Le nouveau code pénal a été rédigé sur une période de presque deux ans, avec l'aide de juristes burundais et internationaux, après que les élections ont en 2005 restauré un système démocratique dans le pays et requis une révision des textes de loi. Cependant, en octobre 2008, à la fin de la discussion sur le projet de loi, la Commission de la justice et des droits de la personne humaine de l'Assemblée nationale a inséré une disposition criminalisant « toute personne qui s'engage dans une relation sexuelle avec une personne de même sexe ». La disposition serait la première soi-disant « loi sur la sodomie » de l'histoire du pays.

Le projet de loi a été approuvé à la hâte par l'Assemblée nationale le 22 novembre, quasiment sans que les membres du parlement aient eu le temps de débattre de la disposition.

A la suite de ce vote, Human Rights Watch, d'autres organisations nationales et internationales de défense des droits humains, des responsables de la santé publique du Burundi, l'Eglise catholique du Burundi, des missions diplomatiques ainsi que d'autres organisations et individus ont appelé le Sénat à modifier le projet de loi.

Le 6 février, la Commission permanente chargée des questions judiciaires, institutionnelles et des droits et libertés fondamentales du Sénat a ajouté une série d'amendements à la version de l'Assemblée nationale, qui ne modifiait pas la disposition sur l'homosexualité. Plusieurs sénateurs ont dit à Human Rights Watch qu'ils étaient personnellement opposés à la disposition en question, mais qu'ils hésitaient sous la pression de certaines personnalités politiques et de groupes religieux. 

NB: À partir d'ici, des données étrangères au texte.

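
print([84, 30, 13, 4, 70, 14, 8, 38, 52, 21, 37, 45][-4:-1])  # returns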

Se soumettre à de telles pressions serait compromettre les droits humains élémentaires des Burundais, ainsi que les obligations du pays à l'égard de divers traités. Selon la décision de 1994 du Comité des droits de l'homme des Nations Unies, dans l'affaire Toonen c. Australie, les lois criminalisant les pratiques homosexuelles consenties entre adultes violent le droit au respect de la vie privée, tel qu'il est protégé par le PIDCP. Le PIDCP et la Charte Africaine des droits de l'homme et des peuples interdisent tous les deux la discrimination fondée sur « toute autre situation » (article 26 du PIDCP, article 2 de l'ACHPR).

La Constitution du Burundi garantit elle-même le droit au respect de la vie privée (article 28) et le droit de ne pas subir de discriminations (article 17). Selon l'article 19, les droits protégés par les conventions internationales auxquelles le Burundi est partie, y compris le PIDCP, sont intégrés au droit burundais et reconnus comme « fondamentaux ».

De plus, le Groupe de travail des Nations Unies sur la détention arbitraire a estimé que des arrestations sur la base d'une pratique homosexuelle consentie constituent par définition des violations des droits humains.

Si le Sénat vote la loi, le président pourra la contester en demandant une seconde lecture ou en la soumettant à la Cour constitutionnelle pour avis.

« Le code pénal devrait être un moyen de protéger les personnes vulnérables, et non d'entériner des préjugés », a déclaré Scott Long. « Le Sénat et le président doivent accomplir leur devoir en s'assurant que la loi burundaise correspond aux obligations découlant des traités et ne viole pas les droits humains fondamentaux ».